Verso di loro, umilmente, si è inginocchiato, con dolcezza ha lavato e baciato i loro piedi. Poi il gesto di un sorriso per curare non solo la ferita del corpo ma prima ancora quella dell’anima. «L’eredità che Gesù ci lascia è quella di essere servitori gli uni degli altri», quello dell’ultima cena «è un gesto di congedo. Lui si è fatto servo», ha spiegato. Così Bergoglio, dopo aver rotto gli schemi l’anno scorso con la lavanda dei piedi a dodici giovani di un carcere minorile, tra cui una giovane musulmana, quest’anno per la messa in ‘Coena Domini’ che apre il triduo pasquale, ha scelto un altro luogo altamente simbolico di quelle «periferie esistenziali» che vuole rimettere al centro della missione, la struttura della Fondazione Don Gnocchi che ospita i più deboli e i più svantaggiati.

«SANTITÀ


è venuto intorno a noi!», gli ha gridato commosso accogliendolo un anziano ospite. «Adesso io farò questo gesto — ha detto Francesco introducendo la lavanda —: ma tutti noi, nel cuore nostro, pensiamo agli altri, pensiamo all’amore che Gesù ci dice che dobbiamo avere per gli altri.
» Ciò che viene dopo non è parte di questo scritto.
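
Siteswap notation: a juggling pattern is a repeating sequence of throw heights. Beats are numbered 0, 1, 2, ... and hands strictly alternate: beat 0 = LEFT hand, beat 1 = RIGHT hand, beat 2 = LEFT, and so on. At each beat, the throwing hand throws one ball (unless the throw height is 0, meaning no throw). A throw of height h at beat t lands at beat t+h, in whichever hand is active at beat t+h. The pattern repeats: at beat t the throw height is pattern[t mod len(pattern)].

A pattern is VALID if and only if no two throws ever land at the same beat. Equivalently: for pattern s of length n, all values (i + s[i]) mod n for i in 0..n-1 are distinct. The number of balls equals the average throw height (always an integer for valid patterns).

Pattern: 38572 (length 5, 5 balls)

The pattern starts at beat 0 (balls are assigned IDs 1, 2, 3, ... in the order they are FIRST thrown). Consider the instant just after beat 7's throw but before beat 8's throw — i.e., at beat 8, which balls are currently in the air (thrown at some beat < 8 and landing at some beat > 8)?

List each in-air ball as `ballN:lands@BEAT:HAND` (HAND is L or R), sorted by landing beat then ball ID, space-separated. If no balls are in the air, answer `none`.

Beat 0 (L): throw ball1 h=3 -> lands@3:R; in-air after throw: [b1@3:R]
Beat 1 (R): throw ball2 h=8 -> lands@9:R; in-air after throw: [b1@3:R b2@9:R]
Beat 2 (L): throw ball3 h=5 -> lands@7:R; in-air after throw: [b1@3:R b3@7:R b2@9:R]
Beat 3 (R): throw ball1 h=7 -> lands@10:L; in-air after throw: [b3@7:R b2@9:R b1@10:L]
Beat 4 (L): throw ball4 h=2 -> lands@6:L; in-air after throw: [b4@6:L b3@7:R b2@9:R b1@10:L]
Beat 5 (R): throw ball5 h=3 -> lands@8:L; in-air after throw: [b4@6:L b3@7:R b5@8:L b2@9:R b1@10:L]
Beat 6 (L): throw ball4 h=8 -> lands@14:L; in-air after throw: [b3@7:R b5@8:L b2@9:R b1@10:L b4@14:L]
Beat 7 (R): throw ball3 h=5 -> lands@12:L; in-air after throw: [b5@8:L b2@9:R b1@10:L b3@12:L b4@14:L]
Beat 8 (L): throw ball5 h=7 -> lands@15:R; in-air after throw: [b2@9:R b1@10:L b3@12:L b4@14:L b5@15:R]

Answer: ball2:lands@9:R ball1:lands@10:L ball3:lands@12:L ball4:lands@14:L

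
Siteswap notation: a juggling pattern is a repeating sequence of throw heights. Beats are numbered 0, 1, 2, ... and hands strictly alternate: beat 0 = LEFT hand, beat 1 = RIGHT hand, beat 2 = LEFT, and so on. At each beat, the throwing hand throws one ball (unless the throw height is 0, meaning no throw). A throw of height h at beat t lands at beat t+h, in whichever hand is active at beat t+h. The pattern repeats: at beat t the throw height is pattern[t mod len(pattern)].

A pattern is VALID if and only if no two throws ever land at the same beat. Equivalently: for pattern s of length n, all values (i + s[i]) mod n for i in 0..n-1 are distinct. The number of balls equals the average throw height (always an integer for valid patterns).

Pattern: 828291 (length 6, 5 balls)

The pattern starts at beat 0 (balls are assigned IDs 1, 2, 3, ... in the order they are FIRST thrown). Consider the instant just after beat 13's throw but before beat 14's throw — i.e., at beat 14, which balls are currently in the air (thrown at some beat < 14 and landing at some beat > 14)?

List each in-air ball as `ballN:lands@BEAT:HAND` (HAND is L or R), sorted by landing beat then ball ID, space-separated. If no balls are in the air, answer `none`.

Beat 0 (L): throw ball1 h=8 -> lands@8:L; in-air after throw: [b1@8:L]
Beat 1 (R): throw ball2 h=2 -> lands@3:R; in-air after throw: [b2@3:R b1@8:L]
Beat 2 (L): throw ball3 h=8 -> lands@10:L; in-air after throw: [b2@3:R b1@8:L b3@10:L]
Beat 3 (R): throw ball2 h=2 -> lands@5:R; in-air after throw: [b2@5:R b1@8:L b3@10:L]
Beat 4 (L): throw ball4 h=9 -> lands@13:R; in-air after throw: [b2@5:R b1@8:L b3@10:L b4@13:R]
Beat 5 (R): throw ball2 h=1 -> lands@6:L; in-air after throw: [b2@6:L b1@8:L b3@10:L b4@13:R]
Beat 6 (L): throw ball2 h=8 -> lands@14:L; in-air after throw: [b1@8:L b3@10:L b4@13:R b2@14:L]
Beat 7 (R): throw ball5 h=2 -> lands@9:R; in-air after throw: [b1@8:L b5@9:R b3@10:L b4@13:R b2@14:L]
Beat 8 (L): throw ball1 h=8 -> lands@16:L; in-air after throw: [b5@9:R b3@10:L b4@13:R b2@14:L b1@16:L]
Beat 9 (R): throw ball5 h=2 -> lands@11:R; in-air after throw: [b3@10:L b5@11:R b4@13:R b2@14:L b1@16:L]
Beat 10 (L): throw ball3 h=9 -> lands@19:R; in-air after throw: [b5@11:R b4@13:R b2@14:L b1@16:L b3@19:R]
Beat 11 (R): throw ball5 h=1 -> lands@12:L; in-air after throw: [b5@12:L b4@13:R b2@14:L b1@16:L b3@19:R]
Beat 12 (L): throw ball5 h=8 -> lands@20:L; in-air after throw: [b4@13:R b2@14:L b1@16:L b3@19:R b5@20:L]
Beat 13 (R): throw ball4 h=2 -> lands@15:R; in-air after throw: [b2@14:L b4@15:R b1@16:L b3@19:R b5@20:L]
Beat 14 (L): throw ball2 h=8 -> lands@22:L; in-air after throw: [b4@15:R b1@16:L b3@19:R b5@20:L b2@22:L]

Answer: ball4:lands@15:R ball1:lands@16:L ball3:lands@19:R ball5:lands@20:L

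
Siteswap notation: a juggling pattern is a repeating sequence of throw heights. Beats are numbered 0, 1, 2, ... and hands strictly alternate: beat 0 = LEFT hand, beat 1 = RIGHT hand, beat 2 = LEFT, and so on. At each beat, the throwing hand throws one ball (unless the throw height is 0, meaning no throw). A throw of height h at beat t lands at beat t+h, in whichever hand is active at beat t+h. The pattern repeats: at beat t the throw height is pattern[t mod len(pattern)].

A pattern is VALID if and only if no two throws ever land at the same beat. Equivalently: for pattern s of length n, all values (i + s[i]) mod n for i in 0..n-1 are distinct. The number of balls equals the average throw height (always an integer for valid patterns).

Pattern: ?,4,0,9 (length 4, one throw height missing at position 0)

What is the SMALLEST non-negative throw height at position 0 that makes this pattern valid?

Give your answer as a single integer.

i=0: s[i]=? (unknown)
i=1: (1 + 4) mod 4 = 1
i=2: (2 + 0) mod 4 = 2
i=3: (3 + 9) mod 4 = 0
Known residues: [0, 1, 2]; need a permutation of 0..3, so missing residue r = 3
Need (0 + s) mod 4 = 3; smallest s = (3 - 0) mod 4 = 3

Answer: 3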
E pensiamo anche come possiamo servire meglio le altre persone». Concluso il rito, Francesco non si è risparmiato. Avvicinandosi a tutti gli altri infermi in carrozzina uno ad uno li ha abbracciati, benedetti, incoraggiati.
Del resto, il Papa lo ha sottolineato la mattina nella messa del Crisma, altro appuntamento centrale della Settimana Santa, la gioia del sacerdote è nella relazione con il suo ‘popolo’, tanto più quello sofferente. Una gioia che «ci unge» , ha avvertito, ma non che rende «untuosi, sontuosi e presuntuosi». Certo, ha ammesso, nella vita sacerdotale ci sono i momenti di «tristezza», quelli in cui tutto sembra oscurarsi, «apatici e noiosi», momenti, ha rivelato, «attraverso i quali anche io sono passato».
La salvezza è nel popolo di Dio capace di «aiutarti ad aprire il cuore» mentre «molti che parlano di crisi di identità sacerdotale», ha aggiunto, «non tengono conto che l’identità presuppone appartenenza».